9. Though patriotism is an admirable quality at home, unnecessary or repeated references to the way things are "there" can come across as being a bit arrogant in another culture. Try to avoid making value statements that may be construed as comparisons between the qualities of one society or culture and another.
10. Remember that words have meaning only in context and that the social, political, and religious context of one country can be far different from that of another. For example, the terms "conservative," "liberal," and "evangelical," probably have different connotations here than what you would mean if you used these terms without qualification. Another example is the word "baptism." In Hungarian, there are two entirely different words, depending on whether you mean infant or believer's baptism. The same can be true of religious groups and denominations. So attempting to correlate certain bodies of belief with a denomination title will not work in all cases. There are far fewer denominations in Hungary, but the variation of belief within a denomination can be as broad as between denominations in the U.S.

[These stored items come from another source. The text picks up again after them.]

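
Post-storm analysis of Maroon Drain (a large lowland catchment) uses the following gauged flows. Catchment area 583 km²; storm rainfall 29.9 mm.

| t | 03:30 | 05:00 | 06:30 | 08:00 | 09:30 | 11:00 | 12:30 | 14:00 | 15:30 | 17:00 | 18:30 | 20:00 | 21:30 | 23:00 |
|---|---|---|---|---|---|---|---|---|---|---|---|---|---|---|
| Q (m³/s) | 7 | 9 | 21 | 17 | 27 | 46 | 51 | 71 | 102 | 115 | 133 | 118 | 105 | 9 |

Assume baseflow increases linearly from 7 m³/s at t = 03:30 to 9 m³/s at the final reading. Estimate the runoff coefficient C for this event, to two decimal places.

C ≈ 0.22

ΣQ_DR = 719.0 m³/s; V = ΣQ_DR·Δt = 3.883 × 10^6 m³.
Runoff depth d = V / A = 6.660 mm.
C = d / P = 6.660 / 29.9 = 0.22.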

11. Remember that alliteration as a mnemonic device has no value when translated. In fact, alliteration will probably make things more difficult for your translator because less common words are often needed in order to "make it work." It is best to alter your material and use the most simple and clear terms possible.
12. Be patient! Foreign words and structures may be longer than English. Let your translator finish. At other times, if you go on for a long time without a break, a good translator will remember the most important points and summarize what you have said.
13. Our full-time translators are experienced and professional. However, there may be occasions when you will be working with less experienced translators, who can be self-conscious about their own abilities, especially if they think there is a better translator in the audience. Please be sensitive to this.
14. Pray with and for your translator. This is not just your ministry, but your translator's as well. The Holy Spirit will be working through both of you. For those who only understand the translator, he is their teacher / preacher.
15. Always thank your translator. Translation is a lot of hard work.